Antibiotic	Chinese character	Dosage used (μ g/mL)
			Amoxicillin	Amoxicillin	100
Cefoperazone	Cefoperazone	100
			Meropenem	Meropenem	10
Gentamicin	Gentamicin	10
			Baloflocacin	Balofloxacin hydrate	10
Ciprofloxacin	Ciprofloxacin	2
			Chlortetracycline	Aureomycin	200
Tetracycline	Tetracycline derivatives	20
			Chloramphenicol	Chloromycetin	200
Lincomycin	Lincomycin	10

Referring to FIG. 6, it can be seen that inosinic acid can improve the sensitivity of the starting bacteria to various antibiotics as follows: the amoxicillin is improved by 89.84 times, the cefoperazone is improved by 156.47 times, the meropenem is improved by 24.37 times, the gentamicin is improved by 58.17 times, the balofloxacin is improved by 17.4 times, the ciprofloxacin is improved by 6.75 times, the aureomycin is improved by 2.98 times, the tetracycline is improved by 3.57 times, the chloramphenicol is improved by 1.37 times, and the lincomycin is improved by 1.66 times.

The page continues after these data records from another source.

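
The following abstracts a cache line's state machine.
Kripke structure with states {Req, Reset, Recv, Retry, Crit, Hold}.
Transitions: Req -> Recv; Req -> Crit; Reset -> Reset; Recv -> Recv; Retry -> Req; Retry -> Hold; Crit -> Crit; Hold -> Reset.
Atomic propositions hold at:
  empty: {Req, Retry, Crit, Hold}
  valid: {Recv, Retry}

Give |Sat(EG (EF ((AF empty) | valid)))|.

4

AF empty: least fixpoint, start Z0 = {Req, Retry, Crit, Hold}, add states with every successor in Z. Already a fixed point.
Sat(AF empty) = {Req, Retry, Crit, Hold}
Sat((AF empty) | valid) = {Req, Recv, Retry, Crit, Hold}
EF ((AF empty) | valid): least fixpoint, start Z0 = {Req, Recv, Retry, Crit, Hold}, add states with some successor in Z. Already a fixed point.
Sat(EF ((AF empty) | valid)) = {Req, Recv, Retry, Crit, Hold}
EG (EF ((AF empty) | valid)): greatest fixpoint, start Z0 = {Req, Recv, Retry, Crit, Hold}, keep only states in Sat with some successor in Z. Z1 = {Req, Recv, Retry, Crit}; fixed.
Sat(EG (EF ((AF empty) | valid))) = {Req, Recv, Retry, Crit}
|Sat(EG (EF ((AF empty) | valid)))| = |{Req, Recv, Retry, Crit}| = 4.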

The above embodiments are preferred embodiments of the present invention, but the present invention is not limited to the above embodiments, and any other changes, modifications, substitutions, combinations, and simplifications which do not depart from the spirit and principle of the present invention should be construed as equivalents thereof, and all such changes, modifications, substitutions, combinations, and simplifications are intended to be included in the scope of the present invention.